|*Life begins image from Ali Edwards' Firsts digital kit|
Today I dropped my oldest off at the middle school, but it was not until the afternoon that it hit me that this would have been the year. It would have started the first of three years that I would have been her reading and writing teacher had I stayed in our previous community in the K-8 school where I taught and the girls attended school.
Since my transition to teacher education at the university level two years ago, the start of the school year is always bitter sweet. There is about a month where I am back to work before my university students arrive and while K-12 teachers are preparing for and then welcoming their students. I drop my girls off to their schools and miss being one of the teachers within their same school. Once my own classes start and students arrive, I feel more at peace with occasional nostalgia.

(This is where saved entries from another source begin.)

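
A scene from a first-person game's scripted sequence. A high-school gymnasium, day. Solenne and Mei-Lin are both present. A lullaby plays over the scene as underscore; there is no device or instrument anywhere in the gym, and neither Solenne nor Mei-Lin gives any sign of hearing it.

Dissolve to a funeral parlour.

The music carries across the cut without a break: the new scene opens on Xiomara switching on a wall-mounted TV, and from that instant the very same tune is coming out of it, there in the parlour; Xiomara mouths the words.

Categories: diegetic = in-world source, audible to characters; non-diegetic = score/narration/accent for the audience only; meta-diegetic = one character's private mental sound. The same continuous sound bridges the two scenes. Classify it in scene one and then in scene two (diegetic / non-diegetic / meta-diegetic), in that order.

non-diegetic, diegetic

Scene one: there's no in-world source anywhere and no character hears it — underscore for the audience only → non-diegetic.
Scene two: once Xiomara turns on a wall-mounted TV, the music has a real source in the story world and Xiomara reacts to it → diegetic.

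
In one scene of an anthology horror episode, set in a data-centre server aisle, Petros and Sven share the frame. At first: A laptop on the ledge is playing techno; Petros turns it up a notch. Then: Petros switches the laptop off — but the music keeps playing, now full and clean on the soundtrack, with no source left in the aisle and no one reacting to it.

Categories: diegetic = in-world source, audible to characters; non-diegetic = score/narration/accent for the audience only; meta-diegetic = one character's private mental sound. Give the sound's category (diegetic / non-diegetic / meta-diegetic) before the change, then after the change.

Before the change: a laptop is a real in-scene source and Petros reacts to it → diegetic.
After the change: there is no longer any in-world source and no one can hear it — it has become underscore → non-diegetic.

diegetic, non-diegetic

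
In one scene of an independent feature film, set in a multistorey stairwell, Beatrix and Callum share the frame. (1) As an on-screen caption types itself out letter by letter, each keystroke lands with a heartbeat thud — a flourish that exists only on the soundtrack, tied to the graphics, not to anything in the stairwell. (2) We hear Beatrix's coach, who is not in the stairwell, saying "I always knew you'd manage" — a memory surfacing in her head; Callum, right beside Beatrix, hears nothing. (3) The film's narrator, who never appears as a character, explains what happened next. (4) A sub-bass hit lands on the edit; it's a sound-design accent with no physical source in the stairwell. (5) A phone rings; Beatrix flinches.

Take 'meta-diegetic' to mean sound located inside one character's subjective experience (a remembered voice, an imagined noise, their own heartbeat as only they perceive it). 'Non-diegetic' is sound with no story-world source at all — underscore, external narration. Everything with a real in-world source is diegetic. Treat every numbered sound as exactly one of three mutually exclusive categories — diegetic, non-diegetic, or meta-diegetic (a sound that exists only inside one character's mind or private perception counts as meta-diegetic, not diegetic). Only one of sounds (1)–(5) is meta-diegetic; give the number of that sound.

(1) it accompanies on-screen graphics, not anything inside the story world → non-diegetic.
(2) is meta-diegetic: it's Beatrix's recollection rendered as sound; the other character can't hear it.
(3) commentary laid over the scene from outside the fiction → non-diegetic.
(4) an editorial stinger — it belongs to the cut, not the story world → non-diegetic.
(5) is diegetic: an in-world source (a phone); characters could hear it.
Only (2) is meta-diegetic.

2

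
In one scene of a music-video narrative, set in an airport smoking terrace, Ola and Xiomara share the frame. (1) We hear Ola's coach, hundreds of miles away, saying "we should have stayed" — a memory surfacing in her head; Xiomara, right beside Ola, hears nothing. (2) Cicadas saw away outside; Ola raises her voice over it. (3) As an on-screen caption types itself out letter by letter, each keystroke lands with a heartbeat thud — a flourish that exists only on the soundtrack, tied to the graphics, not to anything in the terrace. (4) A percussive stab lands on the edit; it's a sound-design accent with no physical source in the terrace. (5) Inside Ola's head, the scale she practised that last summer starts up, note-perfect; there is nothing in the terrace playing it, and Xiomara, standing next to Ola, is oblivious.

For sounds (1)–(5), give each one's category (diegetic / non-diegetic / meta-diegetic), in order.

meta-diegetic, diegetic, non-diegetic, non-diegetic, meta-diegetic

(1) a remembered line, private to Ola — not present in the room, not audible to Xiomara → meta-diegetic.
(2) ambient/room sound belonging to the story's physical space → diegetic.
(3) is non-diegetic: sound married to a title/caption — outside the diegesis by definition.
Sound (4): nothing in the scene produces it; it's an accent added for the audience, so non-diegetic.
(5) it lives in Ola's subjectivity, not in the terrace → meta-diegetic.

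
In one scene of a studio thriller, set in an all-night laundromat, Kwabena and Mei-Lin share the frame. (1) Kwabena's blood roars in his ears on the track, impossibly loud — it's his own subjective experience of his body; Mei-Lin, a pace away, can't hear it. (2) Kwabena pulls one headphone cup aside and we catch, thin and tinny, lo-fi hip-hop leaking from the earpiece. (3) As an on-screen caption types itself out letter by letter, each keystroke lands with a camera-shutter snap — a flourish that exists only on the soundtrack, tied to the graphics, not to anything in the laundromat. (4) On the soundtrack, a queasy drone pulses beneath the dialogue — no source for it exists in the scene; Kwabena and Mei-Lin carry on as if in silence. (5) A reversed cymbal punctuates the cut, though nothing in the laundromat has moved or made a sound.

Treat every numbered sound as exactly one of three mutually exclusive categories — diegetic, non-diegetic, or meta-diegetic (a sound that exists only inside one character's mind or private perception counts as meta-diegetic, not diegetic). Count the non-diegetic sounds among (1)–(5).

3

(1) is meta-diegetic: it's Kwabena's internal bodily sensation rendered as sound; only Kwabena 'hears' it.
(2) is diegetic: the earpiece is a real device on Kwabena's head — source music.
Sound (3): the caption isn't part of the story world, so neither is the sound tied to it, so non-diegetic.
Sound (4): nothing in the laundromat produces it and the characters don't hear it — pure soundtrack, so non-diegetic.
(5) is non-diegetic: an editorial stinger — it belongs to the cut, not the story world.
So 3 of the 5 are non-diegetic: (3), (4), (5).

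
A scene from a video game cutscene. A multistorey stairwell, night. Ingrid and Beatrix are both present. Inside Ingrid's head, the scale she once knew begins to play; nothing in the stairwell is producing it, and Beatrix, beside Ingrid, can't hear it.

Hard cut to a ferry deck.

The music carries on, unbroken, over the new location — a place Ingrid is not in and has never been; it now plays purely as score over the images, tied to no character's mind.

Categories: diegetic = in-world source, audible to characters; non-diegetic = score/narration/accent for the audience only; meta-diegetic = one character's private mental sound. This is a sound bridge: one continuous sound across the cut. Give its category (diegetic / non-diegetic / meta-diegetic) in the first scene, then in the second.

Scene one: the music exists only inside Ingrid's mind; Beatrix can't hear it → meta-diegetic.
Scene two: it's detached from Ingrid entirely and plays over unrelated images with no in-world source — conventional underscore → non-diegetic.

meta-diegetic, non-diegetic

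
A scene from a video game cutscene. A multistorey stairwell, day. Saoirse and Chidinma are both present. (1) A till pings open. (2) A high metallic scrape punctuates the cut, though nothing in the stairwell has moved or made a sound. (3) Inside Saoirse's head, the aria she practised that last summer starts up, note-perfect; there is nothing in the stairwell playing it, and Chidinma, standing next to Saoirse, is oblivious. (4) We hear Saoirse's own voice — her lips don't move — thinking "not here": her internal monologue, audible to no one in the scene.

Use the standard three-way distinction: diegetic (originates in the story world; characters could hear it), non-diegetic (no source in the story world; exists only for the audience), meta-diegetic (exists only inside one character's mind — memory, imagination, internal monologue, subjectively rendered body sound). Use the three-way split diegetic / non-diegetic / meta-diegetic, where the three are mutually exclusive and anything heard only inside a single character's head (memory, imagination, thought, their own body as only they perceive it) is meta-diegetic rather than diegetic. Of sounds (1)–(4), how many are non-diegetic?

1

(1) is diegetic: the sound comes from a till physically present in the location.
(2) nothing in the scene produces it; it's an accent added for the audience → non-diegetic.
Sound (3): remembered music, private to Saoirse — Chidinma is oblivious because it isn't in the room, so meta-diegetic.
(4) is meta-diegetic: it's Saoirse's unspoken thought, heard only by the audience via her subjectivity.
Non-diegetic: (2) — that's 1.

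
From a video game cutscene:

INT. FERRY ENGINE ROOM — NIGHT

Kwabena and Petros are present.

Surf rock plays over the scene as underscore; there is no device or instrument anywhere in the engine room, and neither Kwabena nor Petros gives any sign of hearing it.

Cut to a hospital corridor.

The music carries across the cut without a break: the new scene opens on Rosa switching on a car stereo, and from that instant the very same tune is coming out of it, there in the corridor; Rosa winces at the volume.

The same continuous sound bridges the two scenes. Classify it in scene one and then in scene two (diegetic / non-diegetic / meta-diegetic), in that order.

non-diegetic, diegetic

Scene one: there's no in-world source anywhere and no character hears it — underscore for the audience only → non-diegetic.
Scene two: once Rosa turns on a car stereo, the music has a real source in the story world and Rosa reacts to it → diegetic.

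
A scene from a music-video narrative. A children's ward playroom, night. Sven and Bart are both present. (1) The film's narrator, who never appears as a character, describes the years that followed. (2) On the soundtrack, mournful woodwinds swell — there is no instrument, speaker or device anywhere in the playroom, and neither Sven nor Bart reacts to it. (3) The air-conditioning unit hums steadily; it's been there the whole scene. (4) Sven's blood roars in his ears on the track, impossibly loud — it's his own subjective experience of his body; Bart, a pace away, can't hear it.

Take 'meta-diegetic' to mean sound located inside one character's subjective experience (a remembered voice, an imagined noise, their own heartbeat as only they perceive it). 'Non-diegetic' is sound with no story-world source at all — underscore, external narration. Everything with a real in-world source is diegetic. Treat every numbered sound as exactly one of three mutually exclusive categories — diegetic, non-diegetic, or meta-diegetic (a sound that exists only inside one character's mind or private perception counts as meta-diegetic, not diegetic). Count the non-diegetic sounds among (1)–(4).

2

(1) the narrator exists outside the story world, addressing only the audience → non-diegetic.
Sound (2): nothing in the playroom produces it and the characters don't hear it — pure soundtrack, so non-diegetic.
Sound (3): the air-conditioning unit is part of the location's real environment, so diegetic.
(4) a subjective body sound — Sven's private perception, inaudible to Bart → meta-diegetic.
So 2 of the 4 are non-diegetic: (1), (2).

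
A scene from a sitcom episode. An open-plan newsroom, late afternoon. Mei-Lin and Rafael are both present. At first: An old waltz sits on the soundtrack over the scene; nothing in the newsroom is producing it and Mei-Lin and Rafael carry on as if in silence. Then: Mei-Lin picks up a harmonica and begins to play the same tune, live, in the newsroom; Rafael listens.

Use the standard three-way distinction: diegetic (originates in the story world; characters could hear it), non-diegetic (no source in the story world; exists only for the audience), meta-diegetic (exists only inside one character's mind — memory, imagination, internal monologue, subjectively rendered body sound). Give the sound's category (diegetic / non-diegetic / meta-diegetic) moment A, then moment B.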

This year though, there has been a shift. While I still miss my previous context, I have comfort in the bigger picture. When my husband and I were deciding whether or not to make the move, I did a lot of praying that if a transition to higher ed and a move back home closer to both sides of our families was in the best interest of our family in the bigger picture of our lives, the pieces would click into place. If conversely, it was better to stay, I wanted it to not work out for one reason or another.
Everything clicked into place, and I accepted the position just in time to welcome our third daughter into our lives, put our house on the market, and prepare for our transition. Last November, a little over a year in to my new position, I had a significant shift in making some tough decisions in order to have some healthy career boundaries and to allow for more of my focus to be on other aspects of my life.
Nonetheless, trips back to our old community would still make me emotional. I missed my colleagues and the families, I was sad about the girls not having access to bilingual instruction, it was hard to no longer be part of the school where I invested so much time and energy... While I was grateful for my new position and aware of the advantages of the position and being closer to family, it was still hard to let go of 7 years of experiences in another community. In between two trips to the community back in April, I knelt in the pew praying prior to Mass that would be followed by a Chris Stefanick event at our parish.
I got a sense that the reason why I moved back was to be more involved in my parish and to invest more in my own faith development. I thought about opportunities that opened up or were facilitated based on where we are - right here. right now. I considered what was already in motion and what would still be to come. I had the clarity of the bigger picture that I had prayed about; although it was somewhat surprising as it started to come into focus more, something I had not anticipating back when the transition was just a possibility. My thoughts were solely focused on: my career, family, and my girls' education. The realization of a deeper layer to the purpose of moving has helped me to feel settled about our shift.
Today when the thought came that this would have been the year, rather than feeling sadness, I thought about the rhythms and routines of the day. The girls and I attended morning Mass together as we will each Monday because their schools have a one-hour delay on Mondays. Our priest was able to give them a blessing for their first day. If I had been in a K-12 context, I would have been in my classroom and attending daily Mass would not be possible today or any day other than vacations. When I dropped the girls off, I was able to experience the moments as a mom, rather than rushing between mom and teacher. When I walked between the university and the church for a mid-day meeting followed by praying the rosary in the quiet church, I was grateful for the proximity of the university and church, as well as the flexibility of my schedule. I met the girls at the end of the day for a check-in on their day and prayer and then switched back to work.
Sometimes trusting in God's plan for our lives requires us to take a step without knowing for sure how it will all work out and without knowing the why behind being drawn to a certain direction. It requires moving out of comfort zones and taking risks. It requires patience and reflection to connect the different pieces and room for surprise and a shift in direction. This is just the start.
Lead me, Lord. Help me to trust in your plan for me and to take the steps that you would like me to even when there is no way for me to comprehend your big picture. Help me to be amazed with the way you help different pieces come together and to recognize where you are calling me to move.